RDF System Management Manual for H-Series RVUs (RDF 1.8)
RDF System Files
The following files are created by the RDF subsystem and used by RDF processes:
• Configuration file
This is a key-sequenced file with record length 4062. The configuration file contains an
internal representation of the configuration parameters that are set through RDFCOM
commands. The configuration file resides on both the primary and backup node; on both
nodes, the configuration file is named:
$SYSTEM.control-subvolume.CONFIG
• Context file
The context file is a key-sequenced file with record length 4062. The context file contains the
context information that tells the RDF subsystem where the RDF processes stopped. There
is a separate context file on the primary node and the backup node; on both nodes, the
context file is named:
$SYSTEM.control-subvolume.CONTEXT
• Exception files
Exception files are entry-sequenced files that contain transaction information for all audit
data that could not be applied during takeover processing. These files exist on the backup
node and use the naming convention:
$SYSTEM.control-subvolume.volume
The RDF subsystem creates one exception file for each primary node volume that the RDF
subsystem is protecting.
The name of the exception file is the primary volume name configured for the updater of
that volume.
You can use the RDFSNOOP utility to display the contents of exception files, as explained
previously in this appendix.
• RDF image files
RDF image files are unstructured files that contain logical audit record images and
commit-abort records. These image files exist on the backup node. The RDF image files
reside on $volume.control-subvolume, in which $volume is specified by the RDFVOLUME
parameter of the ADD RECEIVER command and ADD IMAGETRAIL command. The actual
file names are of the form AAnnnnnn.
• RDFLOCK file
The RDFLOCK file is an unstructured, semaphore lock file that exists only to protect
RDFCOM from performing multiple critical operations at the same time. A semaphore lock
is the software mechanism that prevents other processes from executing certain functions
until the process that initiated the semaphore lock has finished its processing.

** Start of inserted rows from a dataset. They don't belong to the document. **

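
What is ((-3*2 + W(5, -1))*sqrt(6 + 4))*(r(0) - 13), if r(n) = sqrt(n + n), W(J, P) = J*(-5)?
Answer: 403*sqrt(10) ≈ 1274.4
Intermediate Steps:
W(J, P) = -5*J
r(n) = sqrt(2)*sqrt(n) (r(n) = sqrt(2*n) = sqrt(2)*sqrt(n))
((-3*2 + W(5, -1))*sqrt(6 + 4))*(r(0) - 13) = ((-3*2 - 5*5)*sqrt(6 + 4))*(sqrt(2)*sqrt(0) - 13) = ((-6 - 25)*sqrt(10))*(sqrt(2)*0 - 13) = (-31*sqrt(10))*(0 - 13) = -31*sqrt(10)*(-13) = 403*sqrt(10)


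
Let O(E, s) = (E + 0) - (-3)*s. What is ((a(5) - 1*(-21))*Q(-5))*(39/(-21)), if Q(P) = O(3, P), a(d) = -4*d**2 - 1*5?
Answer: -1872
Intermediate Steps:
O(E, s) = E + 3*s
a(d) = -5 - 4*d**2 (a(d) = -4*d**2 - 5 = -5 - 4*d**2)
Q(P) = 3 + 3*P
((a(5) - 1*(-21))*Q(-5))*(39/(-21)) = (((-5 - 4*5**2) - 1*(-21))*(3 + 3*(-5)))*(39/(-21)) = (((-5 - 4*25) + 21)*(3 - 15))*(39*(-1/21)) = (((-5 - 100) + 21)*(-12))*(-13/7) = ((-105 + 21)*(-12))*(-13/7) = -84*(-12)*(-13/7) = 1008*(-13/7) = -1872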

For example,
if you issue any one of these RDFCOM commands, RDFCOM tries to lock the RDFLOCK
file:
COPYAUDIT
INITIALIZE RDF
START RDF
STOP RDF
START UPDATE
STOP UPDATE
TAKEOVER
If the RDFLOCK file is not already locked, RDFCOM locks this file and executes the critical
type of operation. If another RDFCOM user tries to execute a critical type of operation and
RDFCOM finds the RDFLOCK file already locked, RDFCOM issues the message:
Another RDFCOM is performing a CRITICAL operation.